Mas a cidade tem o seu símbolo não menos famoso e que tem acompanhado a história do País Basco: a Árvore de Gernika (Garnikako Arbola).

A Árvore de Gernika é o símbolo mais universal dos bascos. Escreve Mario Onaindia Natxiondo, no seu livro «Guía para orientarse en el Laberinto Vasco» [Ediciones Temas de Hoy, S. A. (T. H.), Madrid, 2000]: «Apesar de os bascos praticarem o estranho coquetismo de fazer alarde de que, em política, não se põem de acordo sobre nada, especialmente se é substancial, a árvore de Gernika goza da rara virtude de haver ganho o respeito se não mesmo a veneração não só de todas as ideologias do semicírculo parlamentar basco (algo realmente meritório), mas também de todas as ideologias europeias.»

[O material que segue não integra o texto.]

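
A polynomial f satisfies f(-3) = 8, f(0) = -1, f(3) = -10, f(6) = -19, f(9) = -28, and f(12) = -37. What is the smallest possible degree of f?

1

Forward differences of the values at u = -3, 0, 3, 6, 9, 12:
  f  : 8  -1  -10  -19  -28  -37
  Δ  : -9  -9  -9  -9  -9
  Δ^2: 0  0  0  0
  Δ^3: 0  0  0
  Δ^4: 0  0
  Δ^5: 0
The first differences are constant (-9) and nonzero, while all higher differences vanish, so the minimal degree is 1.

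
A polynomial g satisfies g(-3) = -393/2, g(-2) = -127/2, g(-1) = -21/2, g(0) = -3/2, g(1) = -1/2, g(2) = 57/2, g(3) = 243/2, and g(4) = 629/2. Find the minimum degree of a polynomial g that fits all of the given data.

3

Forward differences of the values at u = -3, -2, -1, 0, 1, 2, 3, 4:
  g  : -393/2  -127/2  -21/2  -3/2  -1/2  57/2  243/2  629/2
  Δ  : 133  53  9  1  29  93  193
  Δ^2: -80  -44  -8  28  64  100
  Δ^3: 36  36  36  36  36
  Δ^4: 0  0  0  0
  Δ^5: 0  0  0
  Δ^6: 0  0
  Δ^7: 0
The third differences are constant (36) and nonzero, while all higher differences vanish, so the minimal degree is 3.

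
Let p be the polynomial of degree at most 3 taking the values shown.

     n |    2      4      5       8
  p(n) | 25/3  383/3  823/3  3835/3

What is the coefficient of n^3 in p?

Write p(n) = an^3 + bn^2 + cn + d. Substituting each data point gives a linear system:
  8a + 4b + 2c + d = 25/3
  64a + 16b + 4c + d = 383/3
  125a + 25b + 5c + d = 823/3
  512a + 64b + 8c + d = 3835/3
Solving the system yields a = 3, b = -4, c = -1/3, d = 1.
So p(n) = 3n^3 - 4n^2 - (1/3)n + 1.
The leading coefficient is 3.

3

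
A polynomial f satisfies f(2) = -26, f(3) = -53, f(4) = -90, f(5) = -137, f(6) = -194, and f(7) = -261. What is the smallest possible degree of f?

2

Forward differences of the values at u = 2, 3, 4, 5, 6, 7:
  f  : -26  -53  -90  -137  -194  -261
  Δ  : -27  -37  -47  -57  -67
  Δ^2: -10  -10  -10  -10
  Δ^3: 0  0  0
  Δ^4: 0  0
  Δ^5: 0
The second differences are constant (-10) and nonzero, while all higher differences vanish, so the minimal degree is 2.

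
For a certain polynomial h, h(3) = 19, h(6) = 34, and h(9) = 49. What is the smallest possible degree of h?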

Símbolo das liberdades bascas, a Árvore de Gernika, é um carvalho plantado em frente da Casa de Juntas de Gernika (Gernikako Batzarretxea), sob a qual o Senhor de Biscaia jurava respeitar as liberdades biscaínas, os Foros de Biscaia. Na actualidade, é ali que o «Lehendakari» do País Basco faz o seu juramento.”

Agora que os conflitos no País Basco se encaminhavam para uma forma de luta mais de acordo com as conquistas democráticas, incluindo a própria ETA, a que não será alheio o êxito do novo partido Bildu, que congregou forças do Batasuna (ou os seus herdeiros), o Euska Alkartasuna (EA) e a Alternativa (os dissidentes dos comunistas bascos), partido este que terá retirado muitos votantes ao PNV e mesmo ao Partido Socialista, chega-me uma notícia do Publico.es, do passado dia 23 de Agosto, enviada por um amigo, que não pode deixar de nos causar profunda preocupação ou indignação mas já não surpresa, como adiante tentaremos explicar. O título da notícia é o que de seguida se reproduz:

«Una asociación ultra homenajea a la aviación nazi que bombardeó Gernika»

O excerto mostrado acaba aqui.